Underneath, the car is almost completely smooth and flat; only the wishbones for the rear suspension protrude and even these are finely crafted and shaped like aerofoils to keep wind resistance to a minimum. At the rear of the car, two sculptural 'venturi shafts' generate a powerful downforce on the vehicle at high speed, giving it exceptional stability. The ventilated disc brakes are quite simply beautiful. But so they should be. This is a Swiss watch of a car, a thing of beauty designed to last, if not forever, then at least until cars are finally outlawed to private tracks.

What the Jaguar is not is a crude, muscle-bound, street-legal, gas-guzzling and ear-splitting road-racer. It is astonishingly quiet and comfortable and, although undeniably big (just 4in shorter than an XJ6 saloon and much wider), it has none of the connotations of the Italian cafe racer or the Californian adrenalin-pump. Restrained in every detail (down to some undeniably functional, but rather disappointing, Ford Sierra controls), the XJ220 meets all EC emission and safety requirements, runs on unleaded fuel, expels waste gases through a catalyser and, according to Mr Donnelly, is 85 per cent recyclable: 'not,' he adds hastily, 'that we expect any of them to be broken up'.

When the show car was displayed at the Birmingham Motor Show in 1988, the XJ220 was very much a folly, or, to put it more kindly, a showpiece of the best of Jaguar engineering. Although far too big and complicated, it drew 1,500 would-be buyers. Jaguar agreed to build 220 production cars and then upped this to 350, asking each potential buyer to put down a deposit of pounds 50,000.

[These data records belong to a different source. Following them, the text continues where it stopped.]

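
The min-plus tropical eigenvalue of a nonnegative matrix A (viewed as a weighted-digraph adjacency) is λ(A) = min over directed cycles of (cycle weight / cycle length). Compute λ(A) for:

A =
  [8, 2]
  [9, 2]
λ(A) = 2

Enumerate directed cycles and compute their means (weight / length). Sample:
  cycle 0 → 0: weight = 8, length = 1, mean = 8/1 ≈ 8.000
  cycle 1 → 1: weight = 2, length = 1, mean = 2/1 ≈ 2.000
  cycle 0 → 1 → 0: weight = 11, length = 2, mean = 11/2 ≈ 5.500
  cycle 1 → 0 → 1: weight = 11, length = 2, mean = 11/2 ≈ 5.500
Minimum mean = 2.000, attained e.g. along the cycle 1 → 1 with weight 2 and length 1. So λ(A) = 2/1 = 2.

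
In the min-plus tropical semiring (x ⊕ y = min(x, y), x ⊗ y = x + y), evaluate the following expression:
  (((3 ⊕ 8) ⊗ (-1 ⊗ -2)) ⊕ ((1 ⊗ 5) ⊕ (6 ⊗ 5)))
(((3 ⊕ 8) ⊗ (-1 ⊗ -2)) ⊕ ((1 ⊗ 5) ⊕ (6 ⊗ 5))) = 0

Expand innermost to outermost. Recall ⊕ takes the minimum of its arguments and ⊗ takes their sum. Working out the expression (((3 ⊕ 8) ⊗ (-1 ⊗ -2)) ⊕ ((1 ⊗ 5) ⊕ (6 ⊗ 5))) gives 0.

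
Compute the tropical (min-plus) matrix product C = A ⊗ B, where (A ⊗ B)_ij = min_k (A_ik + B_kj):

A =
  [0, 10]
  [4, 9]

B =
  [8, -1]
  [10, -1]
A ⊗ B =
  [8, -1]
  [12, 3]

Apply the min-plus product entry-by-entry:
  C[0][0] = min over k of (A[0][0] + B[0][0] = 0 + 8 = 8, A[0][1] + B[1][0] = 10 + 10 = 20) = 8 (attained at k = 0)
  C[0][1] = min over k of (A[0][0] + B[0][1] = 0 + -1 = -1, A[0][1] + B[1][1] = 10 + -1 = 9) = -1 (attained at k = 0)
  C[1][0] = min over k of (A[1][0] + B[0][0] = 4 + 8 = 12, A[1][1] + B[1][0] = 9 + 10 = 19) = 12 (attained at k = 0)
  C[1][1] = min over k of (A[1][0] + B[0][1] = 4 + -1 = 3, A[1][1] + B[1][1] = 9 + -1 = 8) = 3 (attained at k = 0)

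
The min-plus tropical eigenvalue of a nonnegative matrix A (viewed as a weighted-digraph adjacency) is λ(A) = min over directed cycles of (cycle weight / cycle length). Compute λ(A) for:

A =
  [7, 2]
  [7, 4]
λ(A) = 4

Enumerate directed cycles and compute their means (weight / length). Sample:
  cycle 0 → 0: weight = 7, length = 1, mean = 7/1 ≈ 7.000
  cycle 1 → 1: weight = 4, length = 1, mean = 4/1 ≈ 4.000
  cycle 0 → 1 → 0: weight = 9, length = 2, mean = 9/2 ≈ 4.500
  cycle 1 → 0 → 1: weight = 9, length = 2, mean = 9/2 ≈ 4.500
Minimum mean = 4.000, attained e.g. along the cycle 1 → 1 with weight 4 and length 1. So λ(A) = 4/1 = 4.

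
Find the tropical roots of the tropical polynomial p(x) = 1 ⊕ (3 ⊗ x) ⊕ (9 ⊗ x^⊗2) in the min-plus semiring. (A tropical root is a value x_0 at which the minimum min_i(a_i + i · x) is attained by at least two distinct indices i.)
Roots: {-6, -2}

Each tropical root is a break point of the lower envelope of the lines y = a_i + i · x (there are 3 lines, with slopes 0, 1, ..., 2). Only the lines that attain the minimum somewhere contribute to roots; other lines are dominated. Here the surviving (envelope) indices are i = 2, i = 1, i = 0.
Intersections between consecutive envelope lines give the roots: for adjacent envelope indices i < j the intersection is x = (a_i − a_j) / (j − i). Reading off the sorted break points: {-6, -2}.
Verification: at each break x_0, at least two indices attain the minimum of min_i(a_i + i · x_0).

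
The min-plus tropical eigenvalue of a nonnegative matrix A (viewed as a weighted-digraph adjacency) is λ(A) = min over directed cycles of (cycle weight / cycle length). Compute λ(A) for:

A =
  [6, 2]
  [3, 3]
λ(A) = 5/2

Enumerate directed cycles and compute their means (weight / length). Sample:
  cycle 0 → 0: weight = 6, length = 1, mean = 6/1 ≈ 6.000
  cycle 1 → 1: weight = 3, length = 1, mean = 3/1 ≈ 3.000
  cycle 0 → 1 → 0: weight = 5, length = 2, mean = 5/2 ≈ 2.500
  cycle 1 → 0 → 1: weight = 5, length = 2, mean = 5/2 ≈ 2.500
Minimum mean = 2.500, attained e.g. along the cycle 0 → 1 → 0 with weight 5 and length 2. So λ(A) = 5/2 = 5/2.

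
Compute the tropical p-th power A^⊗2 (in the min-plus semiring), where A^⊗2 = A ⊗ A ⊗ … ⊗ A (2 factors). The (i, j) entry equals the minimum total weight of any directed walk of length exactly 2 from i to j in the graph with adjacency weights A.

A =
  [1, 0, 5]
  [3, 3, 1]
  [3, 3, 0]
A^⊗2 =
  [2, 1, 1]
  [4, 3, 1]
  [3, 3, 0]

Each entry (A^⊗2)_ij equals the minimum over all length-2 walks i = v_0 → v_1 → … → v_2 = j of Σ_t A[v_t][v_{t+1}]. For example, for (i, j) = (0, 2) we minimise over 3 possible intermediate vertex sequences; the minimum is 1, attained along the walk 0 → 1 → 2.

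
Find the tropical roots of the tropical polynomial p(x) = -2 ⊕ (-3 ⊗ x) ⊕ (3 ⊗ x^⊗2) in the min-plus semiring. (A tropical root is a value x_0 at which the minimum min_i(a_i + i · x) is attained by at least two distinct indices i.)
Roots: {-6, 1}

Each tropical root is a break point of the lower envelope of the lines y = a_i + i · x (there are 3 lines, with slopes 0, 1, ..., 2). Only the lines that attain the minimum somewhere contribute to roots; other lines are dominated. Here the surviving (envelope) indices are i = 2, i = 1, i = 0.
Intersections between consecutive envelope lines give the roots: for adjacent envelope indices i < j the intersection is x = (a_i − a_j) / (j − i). Reading off the sorted break points: {-6, 1}.
Verification: at each break x_0, at least two indices attain the minimum of min_i(a_i + i · x_0).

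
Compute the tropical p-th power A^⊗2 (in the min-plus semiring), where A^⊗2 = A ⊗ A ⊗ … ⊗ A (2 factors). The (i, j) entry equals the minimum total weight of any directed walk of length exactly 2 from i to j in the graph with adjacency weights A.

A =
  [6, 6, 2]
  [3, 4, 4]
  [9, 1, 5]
A^⊗2 =
  [9, 3, 7]
  [7, 5, 5]
  [4, 5, 5]

Each entry (A^⊗2)_ij equals the minimum over all length-2 walks i = v_0 → v_1 → … → v_2 = j of Σ_t A[v_t][v_{t+1}]. For example, for (i, j) = (0, 2) we minimise over 3 possible intermediate vertex sequences; the minimum is 7, attained along the walk 0 → 2 → 2.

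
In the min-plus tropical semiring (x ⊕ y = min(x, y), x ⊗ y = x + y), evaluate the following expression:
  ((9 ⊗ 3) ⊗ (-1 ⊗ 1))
((9 ⊗ 3) ⊗ (-1 ⊗ 1)) = 12

Expand innermost to outermost. Recall ⊕ takes the minimum of its arguments and ⊗ takes their sum. Working out the expression ((9 ⊗ 3) ⊗ (-1 ⊗ 1)) gives 12.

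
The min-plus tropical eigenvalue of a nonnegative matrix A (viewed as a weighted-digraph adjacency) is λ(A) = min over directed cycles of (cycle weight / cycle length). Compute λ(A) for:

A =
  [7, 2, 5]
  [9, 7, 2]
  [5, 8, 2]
λ(A) = 2

Enumerate directed cycles and compute their means (weight / length). Sample:
  cycle 0 → 0: weight = 7, length = 1, mean = 7/1 ≈ 7.000
  cycle 1 → 1: weight = 7, length = 1, mean = 7/1 ≈ 7.000
  cycle 2 → 2: weight = 2, length = 1, mean = 2/1 ≈ 2.000
  cycle 0 → 1 → 0: weight = 11, length = 2, mean = 11/2 ≈ 5.500
  cycle 0 → 2 → 0: weight = 10, length = 2, mean = 10/2 ≈ 5.000
  cycle 1 → 0 → 1: weight = 11, length = 2, mean = 11/2 ≈ 5.500
Minimum mean = 2.000, attained e.g. along the cycle 2 → 2 with weight 2 and length 1. So λ(A) = 2/1 = 2.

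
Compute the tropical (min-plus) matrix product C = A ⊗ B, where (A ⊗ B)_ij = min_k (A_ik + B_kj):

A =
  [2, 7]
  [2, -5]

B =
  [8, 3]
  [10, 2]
A ⊗ B =
  [10, 5]
  [5, -3]

Apply the min-plus product entry-by-entry:
  C[0][0] = min over k of (A[0][0] + B[0][0] = 2 + 8 = 10, A[0][1] + B[1][0] = 7 + 10 = 17) = 10 (attained at k = 0)
  C[0][1] = min over k of (A[0][0] + B[0][1] = 2 + 3 = 5, A[0][1] + B[1][1] = 7 + 2 = 9) = 5 (attained at k = 0)
  C[1][0] = min over k of (A[1][0] + B[0][0] = 2 + 8 = 10, A[1][1] + B[1][0] = -5 + 10 = 5) = 5 (attained at k = 1)
  C[1][1] = min over k of (A[1][0] + B[0][1] = 2 + 3 = 5, A[1][1] + B[1][1] = -5 + 2 = -3) = -3 (attained at k = 1)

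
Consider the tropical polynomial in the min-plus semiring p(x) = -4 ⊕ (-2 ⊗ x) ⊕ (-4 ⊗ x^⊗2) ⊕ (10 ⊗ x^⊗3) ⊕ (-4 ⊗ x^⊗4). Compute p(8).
p(8) = -4

A tropical monomial a ⊗ x^⊗i evaluates to a + i · x. Evaluating each term at x = 8:
  Term 0 contributes -4 + 0 · 8 = -4
  Term 1 contributes -2 + 1 · 8 = 6
  Term 2 contributes -4 + 2 · 8 = 12
  Term 3 contributes 10 + 3 · 8 = 34
  Term 4 contributes -4 + 4 · 8 = 28
p(8) = ⊕ of these = min[-4, 6, 12, 34, 28] = -4.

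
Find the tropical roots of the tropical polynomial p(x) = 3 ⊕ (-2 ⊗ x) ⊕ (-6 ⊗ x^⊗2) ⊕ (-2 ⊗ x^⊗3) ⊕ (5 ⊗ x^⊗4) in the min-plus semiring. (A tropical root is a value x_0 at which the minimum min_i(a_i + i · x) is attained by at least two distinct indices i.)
Roots: {-7, -4, 4, 5}

Each tropical root is a break point of the lower envelope of the lines y = a_i + i · x (there are 5 lines, with slopes 0, 1, ..., 4). Only the lines that attain the minimum somewhere contribute to roots; other lines are dominated. Here the surviving (envelope) indices are i = 4, i = 3, i = 2, i = 1, i = 0.
Intersections between consecutive envelope lines give the roots: for adjacent envelope indices i < j the intersection is x = (a_i − a_j) / (j − i). Reading off the sorted break points: {-7, -4, 4, 5}.
Verification: at each break x_0, at least two indices attain the minimum of min_i(a_i + i · x_0).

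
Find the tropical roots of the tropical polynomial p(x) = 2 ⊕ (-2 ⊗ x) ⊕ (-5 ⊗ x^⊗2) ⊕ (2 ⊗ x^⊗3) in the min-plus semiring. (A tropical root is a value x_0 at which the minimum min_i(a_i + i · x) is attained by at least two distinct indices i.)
Roots: {-7, 3, 4}

Each tropical root is a break point of the lower envelope of the lines y = a_i + i · x (there are 4 lines, with slopes 0, 1, ..., 3). Only the lines that attain the minimum somewhere contribute to roots; other lines are dominated. Here the surviving (envelope) indices are i = 3, i = 2, i = 1, i = 0.
Intersections between consecutive envelope lines give the roots: for adjacent envelope indices i < j the intersection is x = (a_i − a_j) / (j − i). Reading off the sorted break points: {-7, 3, 4}.
Verification: at each break x_0, at least two indices attain the minimum of min_i(a_i + i · x_0).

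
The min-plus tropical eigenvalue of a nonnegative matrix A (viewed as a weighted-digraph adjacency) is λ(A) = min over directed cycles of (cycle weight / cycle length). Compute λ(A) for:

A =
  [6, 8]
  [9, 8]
λ(A) = 6

Enumerate directed cycles and compute their means (weight / length). Sample:
  cycle 0 → 0: weight = 6, length = 1, mean = 6/1 ≈ 6.000
  cycle 1 → 1: weight = 8, length = 1, mean = 8/1 ≈ 8.000
  cycle 0 → 1 → 0: weight = 17, length = 2, mean = 17/2 ≈ 8.500
  cycle 1 → 0 → 1: weight = 17, length = 2, mean = 17/2 ≈ 8.500
Minimum mean = 6.000, attained e.g. along the cycle 0 → 0 with weight 6 and length 1. So λ(A) = 6/1 = 6.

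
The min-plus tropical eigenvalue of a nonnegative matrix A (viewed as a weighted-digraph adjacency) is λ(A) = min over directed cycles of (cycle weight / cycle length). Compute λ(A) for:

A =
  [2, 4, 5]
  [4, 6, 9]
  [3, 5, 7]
λ(A) = 2

Enumerate directed cycles and compute their means (weight / length). Sample:
  cycle 0 → 0: weight = 2, length = 1, mean = 2/1 ≈ 2.000
  cycle 1 → 1: weight = 6, length = 1, mean = 6/1 ≈ 6.000
  cycle 2 → 2: weight = 7, length = 1, mean = 7/1 ≈ 7.000
  cycle 0 → 1 → 0: weight = 8, length = 2, mean = 8/2 ≈ 4.000
  cycle 0 → 2 → 0: weight = 8, length = 2, mean = 8/2 ≈ 4.000
  cycle 1 → 0 → 1: weight = 8, length = 2, mean = 8/2 ≈ 4.000
Minimum mean = 2.000, attained e.g. along the cycle 0 → 0 with weight 2 and length 1. So λ(A) = 2/1 = 2.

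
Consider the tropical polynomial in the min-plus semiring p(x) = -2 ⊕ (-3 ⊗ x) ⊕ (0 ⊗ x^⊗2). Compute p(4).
p(4) = -2

A tropical monomial a ⊗ x^⊗i evaluates to a + i · x. Evaluating each term at x = 4:
  Term 0 contributes -2 + 0 · 4 = -2
  Term 1 contributes -3 + 1 · 4 = 1
  Term 2 contributes 0 + 2 · 4 = 8
p(4) = ⊕ of these = min[-2, 1, 8] = -2.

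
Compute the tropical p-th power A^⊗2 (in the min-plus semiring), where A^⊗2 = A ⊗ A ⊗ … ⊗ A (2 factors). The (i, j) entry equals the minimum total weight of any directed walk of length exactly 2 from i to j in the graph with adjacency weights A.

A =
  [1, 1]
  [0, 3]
A^⊗2 =
  [1, 2]
  [1, 1]

Each entry (A^⊗2)_ij equals the minimum over all length-2 walks i = v_0 → v_1 → … → v_2 = j of Σ_t A[v_t][v_{t+1}]. For example, for (i, j) = (0, 1) we minimise over 2 possible intermediate vertex sequences; the minimum is 2, attained along the walk 0 → 0 → 1.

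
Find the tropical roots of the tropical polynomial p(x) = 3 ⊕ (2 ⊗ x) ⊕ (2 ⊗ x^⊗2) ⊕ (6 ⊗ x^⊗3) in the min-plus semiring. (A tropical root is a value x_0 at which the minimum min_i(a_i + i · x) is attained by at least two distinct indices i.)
Roots: {-4, 0, 1}

Each tropical root is a break point of the lower envelope of the lines y = a_i + i · x (there are 4 lines, with slopes 0, 1, ..., 3). Only the lines that attain the minimum somewhere contribute to roots; other lines are dominated. Here the surviving (envelope) indices are i = 3, i = 2, i = 1, i = 0.
Intersections between consecutive envelope lines give the roots: for adjacent envelope indices i < j the intersection is x = (a_i − a_j) / (j − i). Reading off the sorted break points: {-4, 0, 1}.
Verification: at each break x_0, at least two indices attain the minimum of min_i(a_i + i · x_0).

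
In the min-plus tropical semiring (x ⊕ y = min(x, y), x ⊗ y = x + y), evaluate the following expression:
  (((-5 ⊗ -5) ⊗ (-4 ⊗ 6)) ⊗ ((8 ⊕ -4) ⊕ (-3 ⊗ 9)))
(((-5 ⊗ -5) ⊗ (-4 ⊗ 6)) ⊗ ((8 ⊕ -4) ⊕ (-3 ⊗ 9))) = -12

Expand innermost to outermost. Recall ⊕ takes the minimum of its arguments and ⊗ takes their sum. Working out the expression (((-5 ⊗ -5) ⊗ (-4 ⊗ 6)) ⊗ ((8 ⊕ -4) ⊕ (-3 ⊗ 9))) gives -12.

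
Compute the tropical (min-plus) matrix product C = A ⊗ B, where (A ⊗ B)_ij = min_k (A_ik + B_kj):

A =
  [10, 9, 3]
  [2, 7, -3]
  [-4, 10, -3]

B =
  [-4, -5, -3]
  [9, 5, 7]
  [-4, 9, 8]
A ⊗ B =
  [-1, 5, 7]
  [-7, -3, -1]
  [-8, -9, -7]

Apply the min-plus product entry-by-entry:
  C[0][0] = min over k of (A[0][0] + B[0][0] = 10 + -4 = 6, A[0][1] + B[1][0] = 9 + 9 = 18, A[0][2] + B[2][0] = 3 + -4 = -1) = -1 (attained at k = 2)
  C[0][1] = min over k of (A[0][0] + B[0][1] = 10 + -5 = 5, A[0][1] + B[1][1] = 9 + 5 = 14, A[0][2] + B[2][1] = 3 + 9 = 12) = 5 (attained at k = 0)
  C[0][2] = min over k of (A[0][0] + B[0][2] = 10 + -3 = 7, A[0][1] + B[1][2] = 9 + 7 = 16, A[0][2] + B[2][2] = 3 + 8 = 11) = 7 (attained at k = 0)
  C[1][0] = min over k of (A[1][0] + B[0][0] = 2 + -4 = -2, A[1][1] + B[1][0] = 7 + 9 = 16, A[1][2] + B[2][0] = -3 + -4 = -7) = -7 (attained at k = 2)
  C[1][1] = min over k of (A[1][0] + B[0][1] = 2 + -5 = -3, A[1][1] + B[1][1] = 7 + 5 = 12, A[1][2] + B[2][1] = -3 + 9 = 6) = -3 (attained at k = 0)
  C[1][2] = min over k of (A[1][0] + B[0][2] = 2 + -3 = -1, A[1][1] + B[1][2] = 7 + 7 = 14, A[1][2] + B[2][2] = -3 + 8 = 5) = -1 (attained at k = 0)
  C[2][0] = min over k of (A[2][0] + B[0][0] = -4 + -4 = -8, A[2][1] + B[1][0] = 10 + 9 = 19, A[2][2] + B[2][0] = -3 + -4 = -7) = -8 (attained at k = 0)
  C[2][1] = min over k of (A[2][0] + B[0][1] = -4 + -5 = -9, A[2][1] + B[1][1] = 10 + 5 = 15, A[2][2] + B[2][1] = -3 + 9 = 6) = -9 (attained at k = 0)
  C[2][2] = min over k of (A[2][0] + B[0][2] = -4 + -3 = -7, A[2][1] + B[1][2] = 10 + 7 = 17, A[2][2] + B[2][2] = -3 + 8 = 5) = -7 (attained at k = 0)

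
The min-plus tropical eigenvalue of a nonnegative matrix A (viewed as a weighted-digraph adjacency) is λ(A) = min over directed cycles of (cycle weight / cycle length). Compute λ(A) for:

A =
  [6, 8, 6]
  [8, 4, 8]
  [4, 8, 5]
λ(A) = 4

Enumerate directed cycles and compute their means (weight / length). Sample:
  cycle 0 → 0: weight = 6, length = 1, mean = 6/1 ≈ 6.000
  cycle 1 → 1: weight = 4, length = 1, mean = 4/1 ≈ 4.000
  cycle 2 → 2: weight = 5, length = 1, mean = 5/1 ≈ 5.000
  cycle 0 → 1 → 0: weight = 16, length = 2, mean = 16/2 ≈ 8.000
  cycle 0 → 2 → 0: weight = 10, length = 2, mean = 10/2 ≈ 5.000
  cycle 1 → 0 → 1: weight = 16, length = 2, mean = 16/2 ≈ 8.000
Minimum mean = 4.000, attained e.g. along the cycle 1 → 1 with weight 4 and length 1. So λ(A) = 4/1 = 4.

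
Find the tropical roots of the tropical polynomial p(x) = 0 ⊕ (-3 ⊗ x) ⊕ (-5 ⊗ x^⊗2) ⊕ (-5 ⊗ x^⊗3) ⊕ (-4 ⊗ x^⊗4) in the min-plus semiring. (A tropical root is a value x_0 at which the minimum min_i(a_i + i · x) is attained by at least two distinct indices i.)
Roots: {-1, 0, 2, 3}

Each tropical root is a break point of the lower envelope of the lines y = a_i + i · x (there are 5 lines, with slopes 0, 1, ..., 4). Only the lines that attain the minimum somewhere contribute to roots; other lines are dominated. Here the surviving (envelope) indices are i = 4, i = 3, i = 2, i = 1, i = 0.
Intersections between consecutive envelope lines give the roots: for adjacent envelope indices i < j the intersection is x = (a_i − a_j) / (j − i). Reading off the sorted break points: {-1, 0, 2, 3}.
Verification: at each break x_0, at least two indices attain the minimum of min_i(a_i + i · x_0).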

With this as development money, Richard Owen, chief design engineer of the XJ220 project, set about making the car smaller, lighter, less complicated and altogether more practical than the show car. The voluptuous lines drawn by Keith Helfett and Nick Hull of Jaguar's styling studio were little altered, but JaguarSport is now confident that buyers can pick up their car at Bloxham and take it out on a full-speed test run (if, as one buyer has done, they hire a racetrack for the day). JaguarSport does not expect anything to break.

The car might seem like a toy for the rich - who needs or dares to be seen at the wheel of a 220mph car in these days of environmental correctness? - but JaguarSport is convinced that the lessons learnt from building these road-going Concordes will benefit mass-production Jaguars: it will make them safer, stronger, lighter, more dynamic and less of a strain on the environment. This is not just a case of justifying a glorious mechanical dinosaur; the relationship between road-going and racing Jaguars has been close in the past, and because the XJ220 is so nearly a racing car and yet a genuine grand tourer, this relationship is a not an unrealistic one.

Of the 350 XJ220s, 105 will probably remain in Britain. Over the next year a few will return to be serviced or repaired at Bloxham. But so low is this car, and so quiet, that you might miss it in the rattle of the everyday traffic. In a postcard or carefully set-up photograph, Bloxham might appear to be stuck in the 18th century, but it is really a brilliantly disguised hub of what remains of the best of British production engineering. In future years Bloxham will be remembered for its church, flower festival and steam fair as well as for being the site of JaguarSport and the last of the great supercars.